Nesime Salioska, the author of the chapter “Roma Equality and Inclusion”, distinguished eight elements that marked the year, those being: protruding social and economic inequality, racial profiling, the ghettoization of Roma amidst the pandemic, disregard for Roma children in planning online classes, hindered access to sanitary services for Roma, media harassment against Roma and escalation of the health crisis to an economic crisis. She highlighted that, though some of the adopted measures were positive, there is a general lack of implementation and adapting measures to suit specific vulnerabilities of Roma.
Vigjilenca Abazi, the author of the chapter “Information Society, Privacy and Data Protection “, underlined the key role of this field in the COVID-19 pandemic. She pointed to the escalation of the long-standing accumulation of problems during the pandemic and that, though several positive legal interventions were made, they should now be followed by adequate implementation thereof.
Gordana Lazhetikj, the author of the chapter “Rights of the Child“, continued previous discussions in terms of the serious impact of the pandemic on children’s right to education.
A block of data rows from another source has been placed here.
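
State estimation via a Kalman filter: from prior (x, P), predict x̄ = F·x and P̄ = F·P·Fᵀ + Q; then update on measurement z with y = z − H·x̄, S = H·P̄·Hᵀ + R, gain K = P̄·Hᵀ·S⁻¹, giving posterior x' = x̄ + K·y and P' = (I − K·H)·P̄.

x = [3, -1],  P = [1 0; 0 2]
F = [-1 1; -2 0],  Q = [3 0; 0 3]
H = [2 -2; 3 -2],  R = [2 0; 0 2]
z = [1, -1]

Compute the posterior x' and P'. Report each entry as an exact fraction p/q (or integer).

x' = [-287/86, -182/43]
P' = [79/43 96/43; 96/43 127/43]

x̄ = F·x = [-4, -6]
P̄ = F·P·Fᵀ + Q = [6 2; 2 7]
y = z − H·x̄ = [-3, -1]
S = H·P̄·Hᵀ + R = [38 44; 44 60]
K = P̄·Hᵀ·S⁻¹ = [-17/43 45/86; -31/43 17/43]
x' = x̄ + K·y = [-287/86, -182/43]
P' = (I − K·H)·P̄ = [79/43 96/43; 96/43 127/43]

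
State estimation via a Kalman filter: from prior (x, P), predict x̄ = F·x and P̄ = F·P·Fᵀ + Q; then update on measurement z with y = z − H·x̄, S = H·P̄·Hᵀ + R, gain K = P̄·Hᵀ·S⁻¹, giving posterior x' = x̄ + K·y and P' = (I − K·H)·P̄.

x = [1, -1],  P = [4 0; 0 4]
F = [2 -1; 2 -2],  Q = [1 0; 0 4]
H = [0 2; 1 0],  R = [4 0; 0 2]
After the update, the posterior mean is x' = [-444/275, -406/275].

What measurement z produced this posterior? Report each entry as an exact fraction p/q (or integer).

x̄ = F·x = [3, 4]
P̄ = F·P·Fᵀ + Q = [21 24; 24 36]
S = H·P̄·Hᵀ + R = [148 48; 48 23]
K = P̄·Hᵀ·S⁻¹ = [24/275 201/275; 126/275 24/275]
x' − x̄ = [-1269/275, -1506/275] = K·y
y = (KᵀK)⁻¹·Kᵀ·(x' − x̄) = [-11, -5]
z = y + H·x̄ = [-11, -5] + [8, 3] = [-3, -2]

z = [-3, -2]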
She stressed the importance of faster adoption of laws related to children’s rights and to monetary compensation for victims of violence.
Aleksandra Bogdanovska, the author of the section “Victims’ Rights Directive “, agreed with Lazhetikj in terms of the urgency of adopting these laws. She cited several positive examples from the past year, including the work on the project related to human trafficking, developed with support from the Council of Europe Horizontal Facility.
Maja Balshikjevska, the author of the section “Violence Against Women “, stressed the numerous challenges women victims of violence have faced during the pandemic. She noted the general stalemate in reforming the domestic legal and institutional framework in accordance with the Istanbul Convention, whilst giving specific examples of how this stalemate had manifested in 2020 and called for strengthening efforts to implement this Convention.
Elena Kochoska, the author of the chapter “Developments in the Implementation of The Convention on The Rights Of Persons With Disabilities“, unequivocally stated that most of the limitations persons with disabilities have faced during this period are limitations they are also facing in “placid” times. She highlighted the disputable institutional staffing in terms of disability, focusing on the national coordination body whose members are only parent organizations of persons with disabilities, despite numerous remarks thereto. Yet another example is the Commission for Prevention and Protection Against Discrimination, wherein, despite the several applicants who met the legal requirements, no person with a disability was elected. According to Kochoska, these are clear indicators that institutions are not prepared to involve persons with disabilities. She called on the utilization of opportunities offered by the Convention on the Rights of Persons with Disabilities to handle situations such as the COVID-19 pandemic.